Nietzsche’nin kendi dönemine ve 20. yy. sanatına etkileri

1844-1900 yılları arasında yaşayan düşünürün yaşadığı çağ toplumsal dönüşümlerin, insanın ekonomik ilişkilerinin ve üretim biçimlerinin (sanayi devrimi) oldukça sancılı olduğu bir dönemdir. Bu değişim ve dönüşümden sanat da nasibini almıştır.

Besteci Wagner ve Schopenhauer’den ilk döneminde oldukça etkilenen düşünür olgunluk döneminde onlardan uzaklaşır; çünkü ikisini de yaşamı yadsımakla suçlar. Sanatı güç istencinin uyarıcısı, tahrik edeni olarak gören bir düşünür için bu uzaklaşma oldukça anlaşılır.

Kendisi de beste yapan ama bestelerini bizzat kendisi de beğenmeyen Nietzsche, hastalanmadan kısa süre önce gençliğinde hayran olduğu Wagner’den yolunu ayırıp Bizet müziğine yönelmesini kaleme aldığı yazıda, özetle, Bizet müziğiyle doğaya, coşkuya, sağlığa ve erdeme geri döndüğünü Wagner’in ise onun gözünü boyadığından bahseder. Bu arada yeri gelmişken Wagner’in gesamtkunstwerk teorisini geliştiren kişi olduğunu ve Nietzsche’nin bu görüşü benimsediğini söylemeliyiz. Bütünlüklü sanat eseri manasına gelen bu kavram şiir, müzik, tasarım ve dramanın mükemmel bir estetik sentezini yaratmayı amaçlayan opera ekolünün doğumuna yol açmıştır ve mimari de dahil birçok sanat dalını etkilemiştir. Sanata bu bütünlüklü bakış açısı elbette Nietzsche’nin felsefesiyle uyuşmaktadır; çünkü o, hayatı bütünüyle evetleyen bir filozoftur. Ez cümle, Nietzsche, Wagner’den hem etkilenmiş hem de onu etkilemiştir.

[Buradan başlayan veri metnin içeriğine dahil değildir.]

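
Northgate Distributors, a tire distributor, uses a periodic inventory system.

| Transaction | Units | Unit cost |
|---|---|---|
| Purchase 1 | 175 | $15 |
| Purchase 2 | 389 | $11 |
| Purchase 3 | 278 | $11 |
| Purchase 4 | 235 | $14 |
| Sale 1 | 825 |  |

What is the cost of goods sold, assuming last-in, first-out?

Sale 1 (825) [LIFO — newest first]: 235 @ $14 + 278 @ $11 + 312 @ $11 = $9,780
Ending inventory: 175 @ $15 + 77 @ $11 = $3,472

COGS = $9,780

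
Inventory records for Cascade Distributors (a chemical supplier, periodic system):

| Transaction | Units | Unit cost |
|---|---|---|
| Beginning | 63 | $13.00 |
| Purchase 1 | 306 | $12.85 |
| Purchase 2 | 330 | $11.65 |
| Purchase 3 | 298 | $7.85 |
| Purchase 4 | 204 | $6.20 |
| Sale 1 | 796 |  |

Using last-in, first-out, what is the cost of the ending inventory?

Sale 1 (796) [LIFO — newest first]: 204 @ $6.20 + 298 @ $7.85 + 294 @ $11.65 = $7,029.20
Ending inventory: 63 @ $13.00 + 306 @ $12.85 + 36 @ $11.65 = $5,170.50
Check: goods available $12,199.70 = COGS $7,029.20 + ending $5,170.50

Ending inventory = $5,170.50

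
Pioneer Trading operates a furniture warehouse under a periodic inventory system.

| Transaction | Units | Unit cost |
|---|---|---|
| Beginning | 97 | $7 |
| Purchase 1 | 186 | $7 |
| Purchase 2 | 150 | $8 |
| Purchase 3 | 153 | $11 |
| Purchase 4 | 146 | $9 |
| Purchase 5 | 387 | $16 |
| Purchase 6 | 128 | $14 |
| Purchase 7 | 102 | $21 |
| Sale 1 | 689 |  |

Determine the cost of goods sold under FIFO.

COGS = $5,791

Sale 1 (689) [FIFO — oldest first]: 97 @ $7 + 186 @ $7 + 150 @ $8 + 153 @ $11 + 103 @ $9 = $5,791
Ending inventory: 43 @ $9 + 387 @ $16 + 128 @ $14 + 102 @ $21 = $10,513
Check: goods available $16,304 = COGS $5,791 + ending $10,513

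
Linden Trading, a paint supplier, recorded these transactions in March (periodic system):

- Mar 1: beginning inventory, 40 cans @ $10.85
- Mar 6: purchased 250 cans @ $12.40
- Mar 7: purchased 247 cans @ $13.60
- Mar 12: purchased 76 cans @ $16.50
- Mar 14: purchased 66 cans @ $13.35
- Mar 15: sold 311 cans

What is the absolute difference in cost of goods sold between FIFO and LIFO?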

Nietzsche’nin fikirleriyle etkilediği düşünür sayısı saymakla bitmez ve çok sayıda sanatçıyı da derinden etkilemiştir. Bu sanatçılardan bazıları: Proust, bir yazar olarak Sartre, Yeats, Mann, Camus, Hamsun, Fitzgerald, Malraux, Rilke…. ve niceleri…

Bu kısımda Rilke’nin Clara Rilke’ye yazdıklarına bakarak Nietzsche etkisini derinden görebiliriz: "Sanat eseri, daima, göze alınan bir tehlikenin, sınırına kadar yaşanan, insanın daha fazla devam edemeyeceği bir noktaya kadar götürülen bir deneyimin ürünüdür.”

Resim sanatında Kübizim akımı Nietzsche felsefesinden etkilenmiştir; çünkü bu akım da insanın yaratıcılığını kısıtlayan her şeye tıpkı Nietzsche gibi karşıdır. Expresyonistlerin ve Kübist ressamların birçok çalışmasında modernleşme sürecindeki insanın ve toplumun sancılarını, sanayi devriminin yol açtığı Fordist çalışma sisteminin ortaya çıkardığı sürü insanının trajedisini gördüğümüzde Nietzsche etkilerini de açıkça görürüz.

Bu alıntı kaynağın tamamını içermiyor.